Regarding the release of the data, I think that it would be better not to release anything. The training and test data should always be accessible through the D2K interface, and thus no copyright problem would appear. Is it possible to ensure that the test data are used only for testing and not for learning ? Is it possible to implement learning easily in M2K ? (each algorithm may use different structures to store learnt data)

Finally, the evaluation procedure seems nice, but I don't have any clue whether the proposed participants are really interested.

Review 2

This is an interesting topic, one that I haven't seen much work on. I do not believe that its difficult to get a large collection of midi files. Many are in public domain, were never intended to be copyrighted, or have copyleft / creative commons licences.

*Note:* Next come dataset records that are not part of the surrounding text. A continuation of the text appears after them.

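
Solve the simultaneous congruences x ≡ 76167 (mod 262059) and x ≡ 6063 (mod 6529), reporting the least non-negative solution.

Write x = 76167 + 262059·k. Then 262059·k ≡ 6063 − 76167 ≡ 1715 (mod 6529).
Need 262059⁻¹ mod 6529. Extended Euclid on (6529, 899):
6529 = 7×899 + 236
899 = 3×236 + 191
236 = 1×191 + 45
191 = 4×45 + 11
45 = 4×11 + 1
11 = 11×1 + 0
Back-substitute:
1 = 45 − 4·11
1 = −4·191 + 17·45
1 = 17·236 − 21·191
1 = −21·899 + 80·236
1 = 80·6529 − 581·899
262059⁻¹ ≡ 5948 (mod 6529), so k ≡ 5948·1715 ≡ 2522 (mod 6529).
x = 76167 + 262059·2522 = 660988965.

660988965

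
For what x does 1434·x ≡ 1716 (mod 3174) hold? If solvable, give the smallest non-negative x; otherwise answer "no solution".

First find gcd(1434, 3174):
3174 = 2×1434 + 306
1434 = 4×306 + 210
306 = 1×210 + 96
210 = 2×96 + 18
96 = 5×18 + 6
18 = 3×6 + 0
gcd = 6 and 6 | 1716, so solutions exist. Divide through by 6: 239x ≡ 286 (mod 529).
Now find 239⁻¹ mod 529:
529 = 2*239 + 51
239 = 4*51 + 35
51 = 1*35 + 16
35 = 2*16 + 3
16 = 5*3 + 1
3 = 3*1 + 0
Back-substitute:
1 = 16 − 5·3
1 = −5·35 + 11·16
1 = 11·51 − 16·35
1 = −16·239 + 75·51
1 = 75·529 − 166·239
So 239·(-166) ≡ 1 (mod 529), i.e. 239⁻¹ ≡ 363.
Then x ≡ 363·286 ≡ 134 (mod 529); the smallest non-negative solution is x = 134.

134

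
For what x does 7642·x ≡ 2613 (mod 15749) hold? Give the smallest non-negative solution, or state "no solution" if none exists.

First find gcd(7642, 15749):
15749 = 2×7642 + 465
7642 = 16×465 + 202
465 = 2×202 + 61
202 = 3×61 + 19
61 = 3×19 + 4
19 = 4×4 + 3
4 = 1×3 + 1
3 = 3×1 + 0
gcd = 1, so a unique solution mod 15749 exists.
Back-substitute for the Bézout coefficients:
1 = 4 − 3
1 = −19 + 5·4
1 = 5·61 − 16·19
1 = −16·202 + 53·61
1 = 53·465 − 122·202
1 = −122·7642 + 2005·465
1 = 2005·15749 − 4132·7642
So 7642·(-4132) ≡ 1 (mod 15749), giving 7642⁻¹ ≡ 11617.
x ≡ 7642⁻¹·2613 ≡ 11617·2613 ≡ 6898 (mod 15749).

6898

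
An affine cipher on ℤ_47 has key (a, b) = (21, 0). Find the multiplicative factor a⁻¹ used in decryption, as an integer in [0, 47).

9

Apply the Euclidean algorithm to 47 and 21:
47 = 2×21 + 5
21 = 4×5 + 1
5 = 5×1 + 0
gcd = 1, so the inverse exists. Back-substitute:
1 = 21 − 4·5
1 = −4·47 + 9·21
So 21·9 ≡ 1 (mod 47).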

However, its still difficult to assemble a reasonable collection of midi files of appropriate length which accurately represent a sufficient number of genres. This must be addressed.

A key point is that it requires the Contest Committee to handlabel a large number of midi files. We also need to determine what our genres are. Is the Committee capable and willing to do this? I personally would find it very difficult to determine the genre of a midi recording which I don't recognize. MIDI all sounds like Muzak to me, unless I know the original audio recording. Has anyone tried midi-based genre classification before?

I have no problems with the suggested evaluation and testing procedures.

I think we need some more feedback on whether people are really interested in this. Most researchers who use MIDI, to my knowledge, aren't concerned with genre issues. George typically works with audio, so the proposer is the only one I'm aware of who I know is interested. I could be wrong so lets ask around. We also need to explore the handlabelling task, and to see if we can assemble a decent collection (which we should do regardless of this proposal).

If there is significant interest, and the labeling can be done, then we should accept it.